Johannesburg - Standard Bank Group [JSE:SBK] has been disappointed by the revenue so far from its tie-up with Industrial and Commercial Bank of China, the head of Africa's largest lender told Reuters on Wednesday.
Jacko Maree, Standard Bank's group chief executive, also said in an interview at the Reuters bureau in Johannesburg that the bank was in "hiring mode" for skilled bankers, and aimed to double its Nigerian branch network this year.
Standard Bank, which is 20% owned by ICBC, is targeting the increasing trade flows between Asia and the resource-rich continent.
It currently has about 40 bankers working in China with ICBC, but has struggled to generate revenue from the fast-growing Asian country, he said.
"We definitely would have thought by now we would have converted more of those deals into revenue," Maree said.
"So we are disappointed."
Revenue from the tie-up with ICBC totalled around $38m in the six months to end-June, down from about $47m a year earlier, he said.
Standard Bank faces stiffer competition from overseas players, who are also targeting deals between Asia and Africa.
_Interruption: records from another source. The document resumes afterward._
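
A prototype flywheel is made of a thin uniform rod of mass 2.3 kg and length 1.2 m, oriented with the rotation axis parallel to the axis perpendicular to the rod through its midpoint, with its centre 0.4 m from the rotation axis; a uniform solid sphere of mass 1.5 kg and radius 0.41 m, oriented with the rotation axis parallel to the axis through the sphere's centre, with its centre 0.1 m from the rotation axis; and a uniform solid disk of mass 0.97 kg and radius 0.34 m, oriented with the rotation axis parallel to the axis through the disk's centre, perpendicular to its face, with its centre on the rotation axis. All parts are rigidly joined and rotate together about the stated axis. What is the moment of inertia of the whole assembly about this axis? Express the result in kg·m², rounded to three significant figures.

Thin rod: I_cm = (1/12)ML² = (1/12)(2.3)(1.2)² = 0.276 kg·m²; centre at d = 0.4 m, so the parallel axis theorem gives I = 0.276 + (2.3)(0.4)² = 0.644 kg·m².
Solid sphere: I_cm = (2/5)MR² = (2/5)(1.5)(0.41)² = 0.10086 kg·m²; centre at d = 0.1 m, so the parallel axis theorem gives I = 0.10086 + (1.5)(0.1)² = 0.11586 kg·m².
Solid disk: I_cm = (1/2)MR² = (1/2)(0.97)(0.34)² = 0.056066 kg·m²; axis through the centre, so I = 0.056066 kg·m².
Total I = 0.644 + 0.11586 + 0.056066 = 0.81593 kg·m².

0.816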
Britain's Standard Chartered has a long history of finance deals between the two regions, while Absa Group [JSE:ASA] is majority owned by Barclays.
HSBC threat
Standard Bank could face a threat from HSBC, Europe's biggest bank, which is in exclusive talks to buy South African lender Nedbank Group [JSE:NED].
"When someone like that comes onto your patch, you better sit up and take notice," he said, citing HSBC's global network and strength in corporate and retail banking.
"It is hard to see how (HSBC's acquisition) would be good for us."
In recent weeks Standard Bank has hired two high-profile bankers from other lenders to help bulk up its transaction and retail banking across the continent.
Maree said the bank was still in "hiring mode" for skilled bankers, including areas such as project finance, transaction banking and mergers and acquisitions.
It is also looking to double the number of its branches in Nigeria, Africa's most populous nation, to around 100 by the end of the year, he said.
The Johannesburg-based bank is still interested in a Nigerian acquisition, but said those of the country's banks that were rescued by the government were becoming less attractive, while those that had not been bailed out were now expensive.
Nigeria is in the process of setting up an asset management company to buy bad loans from banks in exchange for government bonds, to restore credit flows in the economy, and make the nine lenders rescued last year more attractive to potential investors.
Maree said the rescued banks had been losing business after taking government support, but their costs had not come down.
"If we could, we would love to increase the size of our business there in a swift move," he said
"The problem at the moment is that the good banks have been very expensive and bounced back in a big way, and the banks that have been in trouble have now been in a trouble for a long time."